My next question for Mohammad Marandi was if the Western states have politically and economically isolated Iran with their sanctions. He answered by saying “no.”
“We see signs that western countries are actually losing influence as a result of their policies. Western countries have, of course, lost the Iranian market. Iranians as a result of the many sanctions imposed upon them are looking for alternative partners. Therefore by constantly harassing Iran and Iranians, and by trying to strangle the Iranian economy, the Americans and Europeans have encouraged Iran to find alternative partners and increase trade with such countries as China, India, Brazil and Russia which are considered as rivals to the West,” he said.

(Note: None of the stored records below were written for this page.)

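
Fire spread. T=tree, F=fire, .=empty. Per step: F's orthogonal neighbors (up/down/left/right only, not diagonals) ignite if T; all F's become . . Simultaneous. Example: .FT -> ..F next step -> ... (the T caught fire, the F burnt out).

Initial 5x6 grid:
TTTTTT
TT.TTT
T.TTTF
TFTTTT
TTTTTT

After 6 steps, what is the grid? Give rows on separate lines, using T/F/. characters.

Step 1: 6 trees catch fire, 2 burn out
  TTTTTT
  TT.TTF
  T.TTF.
  F.FTTF
  TFTTTT
Step 2: 10 trees catch fire, 6 burn out
  TTTTTF
  TT.TF.
  F.FF..
  ...FF.
  F.FTTF
Step 3: 5 trees catch fire, 10 burn out
  TTTTF.
  FT.F..
  ......
  ......
  ...FF.
Step 4: 3 trees catch fire, 5 burn out
  FTTF..
  .F....
  ......
  ......
  ......
Step 5: 2 trees catch fire, 3 burn out
  .FF...
  ......
  ......
  ......
  ......
Step 6: 0 trees catch fire, 2 burn out
  ......
  ......
  ......
  ......
  ......

......
......
......
......
......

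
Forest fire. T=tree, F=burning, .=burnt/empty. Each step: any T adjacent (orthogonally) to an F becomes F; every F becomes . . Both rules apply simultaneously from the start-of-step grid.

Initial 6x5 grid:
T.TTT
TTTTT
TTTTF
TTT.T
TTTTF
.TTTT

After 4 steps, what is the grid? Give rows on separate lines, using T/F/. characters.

Step 1: 5 trees catch fire, 2 burn out
  T.TTT
  TTTTF
  TTTF.
  TTT.F
  TTTF.
  .TTTF
Step 2: 5 trees catch fire, 5 burn out
  T.TTF
  TTTF.
  TTF..
  TTT..
  TTF..
  .TTF.
Step 3: 6 trees catch fire, 5 burn out
  T.TF.
  TTF..
  TF...
  TTF..
  TF...
  .TF..
Step 4: 6 trees catch fire, 6 burn out
  T.F..
  TF...
  F....
  TF...
  F....
  .F...

T.F..
TF...
F....
TF...
F....
.F...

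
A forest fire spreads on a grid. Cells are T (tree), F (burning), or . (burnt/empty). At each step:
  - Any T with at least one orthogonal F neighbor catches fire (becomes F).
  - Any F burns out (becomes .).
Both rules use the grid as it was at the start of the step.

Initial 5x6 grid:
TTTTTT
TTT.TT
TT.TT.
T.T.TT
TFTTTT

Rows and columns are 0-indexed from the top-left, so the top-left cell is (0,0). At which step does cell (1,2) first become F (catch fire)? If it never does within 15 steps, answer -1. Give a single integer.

Step 1: cell (1,2)='T' (+2 fires, +1 burnt)
Step 2: cell (1,2)='T' (+3 fires, +2 burnt)
Step 3: cell (1,2)='T' (+2 fires, +3 burnt)
Step 4: cell (1,2)='T' (+4 fires, +2 burnt)
Step 5: cell (1,2)='T' (+4 fires, +4 burnt)
Step 6: cell (1,2)='F' (+4 fires, +4 burnt)
  -> target ignites at step 6
Step 7: cell (1,2)='.' (+3 fires, +4 burnt)
Step 8: cell (1,2)='.' (+2 fires, +3 burnt)
Step 9: cell (1,2)='.' (+0 fires, +2 burnt)
  fire out at step 9

6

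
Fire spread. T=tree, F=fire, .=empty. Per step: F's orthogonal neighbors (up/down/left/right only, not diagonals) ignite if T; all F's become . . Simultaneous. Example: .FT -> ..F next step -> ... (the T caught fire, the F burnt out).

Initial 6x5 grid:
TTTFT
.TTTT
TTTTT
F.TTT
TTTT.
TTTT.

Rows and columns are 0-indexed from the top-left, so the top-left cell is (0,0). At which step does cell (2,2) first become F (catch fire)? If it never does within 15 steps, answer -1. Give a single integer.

Step 1: cell (2,2)='T' (+5 fires, +2 burnt)
Step 2: cell (2,2)='T' (+7 fires, +5 burnt)
Step 3: cell (2,2)='F' (+7 fires, +7 burnt)
  -> target ignites at step 3
Step 4: cell (2,2)='.' (+4 fires, +7 burnt)
Step 5: cell (2,2)='.' (+1 fires, +4 burnt)
Step 6: cell (2,2)='.' (+0 fires, +1 burnt)
  fire out at step 6

3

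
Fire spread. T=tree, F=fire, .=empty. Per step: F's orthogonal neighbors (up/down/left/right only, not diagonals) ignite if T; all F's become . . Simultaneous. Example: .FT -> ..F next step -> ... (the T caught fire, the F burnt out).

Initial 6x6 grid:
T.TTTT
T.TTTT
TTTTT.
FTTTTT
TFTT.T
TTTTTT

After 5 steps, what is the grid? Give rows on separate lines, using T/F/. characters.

Step 1: 5 trees catch fire, 2 burn out
  T.TTTT
  T.TTTT
  FTTTT.
  .FTTTT
  F.FT.T
  TFTTTT
Step 2: 6 trees catch fire, 5 burn out
  T.TTTT
  F.TTTT
  .FTTT.
  ..FTTT
  ...F.T
  F.FTTT
Step 3: 4 trees catch fire, 6 burn out
  F.TTTT
  ..TTTT
  ..FTT.
  ...FTT
  .....T
  ...FTT
Step 4: 4 trees catch fire, 4 burn out
  ..TTTT
  ..FTTT
  ...FT.
  ....FT
  .....T
  ....FT
Step 5: 5 trees catch fire, 4 burn out
  ..FTTT
  ...FTT
  ....F.
  .....F
  .....T
  .....F

..FTTT
...FTT
....F.
.....F
.....T
.....F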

“So what the United States and the Europeans have actually done is that they’ve hurt their own long-term interests in the region and they are actually helping to create a global realignment. After what western powers did in Afghanistan and Iraq and more recently in Libya, Mali, and Syria, finding such partners has become much easier than before,” Dr. Marandi said.
And Dr. Marandi’s concluding remarks: “the Iranians have a great deal of regional influence too. Iran is no longer threatened by neighboring Iraq as Saddam Hussein has fallen and Al-Qaeda and Taliban no longer dominate Afghanistan as they did before. Iran’s eastern and western borders are so much safer and prosperous, while American allies in the region have collapsed such as in Tunisia and Egypt and other regional allies of the United States are becoming increasingly unstable and their future is uncertain… If the Saudi regime begins to grow unstable, then obviously the oil-rich Arab dictatorships in the Persian Gulf region will all destabilize. So it seems that the West has lost much of its influence in the North Africa and West Asia, whereas Iran continues to grow stronger.”